Machine learning under the constraint of symmetries, given by group invariances or equivariances, has emerged as a topic of active interest in recent years. Natural settings for such applications include the multi-reference alignment and cryo electron microscopy, multi-object tracking, spherical images, and so on. A fundamental paradigm among such symmetries is the action of a group by symmetries, which often pertains to change of basis or relabelling of objects in pure and applied mathematics. Thus, a naturally significant class of functions consists of those that are intrinsic to the problem, in the sense of being independent of such base change or relabelling; in other words invariant under the conjugation action by a group. In this work, we investigate such functions, known as class functions, leveraging tools from group representation theory. A fundamental ingredient in our approach are given by the so-called irreducible characters of the group, which are canonical tracial class functions related to its irreducible representations.
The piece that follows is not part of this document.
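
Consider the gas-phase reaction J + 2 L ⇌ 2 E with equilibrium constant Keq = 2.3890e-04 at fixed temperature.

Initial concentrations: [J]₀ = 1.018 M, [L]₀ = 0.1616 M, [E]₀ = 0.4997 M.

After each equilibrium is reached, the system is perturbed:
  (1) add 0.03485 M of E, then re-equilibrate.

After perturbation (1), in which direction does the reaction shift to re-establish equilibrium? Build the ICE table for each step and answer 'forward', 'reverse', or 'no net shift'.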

Such functions form an orthogonal basis for the class functions, extending ideas from Fourier analysis to this domain, and accord a very explicit structure. Exploiting a tensorial structure on representations, which translates into a multiplicative algebra structure for irreducible characters, we propose to efficiently approximate class functions using polynomials in a small number of such characters. Thus, our approach provides a global, non-linear coordinate system to describe functions on the group that is intrinsic in nature, in the sense that it is independent of local charts, and can be easily computed in concrete models. We demonstrate that such non-linear approximation using a small dictionary can be effectively implemented using a deep neural network paradigm. This allows us to learn a class function efficiently from a dataset of its outputs.